La reconocí en un balcón, un Miércoles Santo de cuando yo era muy joven.

La vi emocionada y me emocioné, con esa capacidad tonta que tenemos algunos de contagiarnos del brillo de los ojos en los otros.

Por entonces yo era muy capillita, me recorría las calles de Sevilla como un poseso para no perderme el paso de ninguna hermandad. Conocía cada rincón, dónde mecían mejor a la Virgen, cuál era la salida más difícil, en qué lugares cantaban siempre saetas.

Allí estaba yo, en la diminuta acera de la Cuesta del Bacalao, esperando la llegada de los Panaderos y su imponente escena de entrega de Cristo a los judíos, con un montaje rebosante de personajes, donde incluso cabía un olivo.
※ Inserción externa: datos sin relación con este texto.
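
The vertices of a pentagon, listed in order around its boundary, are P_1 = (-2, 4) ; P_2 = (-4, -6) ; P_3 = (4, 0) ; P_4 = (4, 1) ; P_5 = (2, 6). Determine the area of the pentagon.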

Así que yo vi a esa actriz, María Fernanda D'Ocón, con las lágrimas saltadas, en el balcón que estaba justo frente a mí, que andaba entremezclado a solas entre la muchedumbre. Tanto me impactó la escena, y tan peliculero soy, que volví al año siguiente justo al mismo sitio. Allí estaba la señora. Y al año siguiente. Y el de después. Ella no sabía que yo me citaba cada Semana Santa para verla llorar.

La madurez me fue apartando de esas tradiciones, el intenso ritmo de trabajo me hacía escapar de la ciudad en cuanto podía, pero siempre me acordaba de sus ojos esa noche, cuando imaginaba el majestuoso paso de los Panaderos bajando una de las pocas cuestas que tiene mi ciudad.

Ayer leí que la actriz ha muerto esta semana. Esa gran dama del teatro de ojillos vivarachos y nariz chata que se emocionaba, sin saberlo, para mí. Murió en paz, dice la noticia, rodeada de sus sobrinos.

El mundo seguirá girando, impertérrito, sin saber que deja atrás episodios de una dulzura infinita que se pierden para siempre.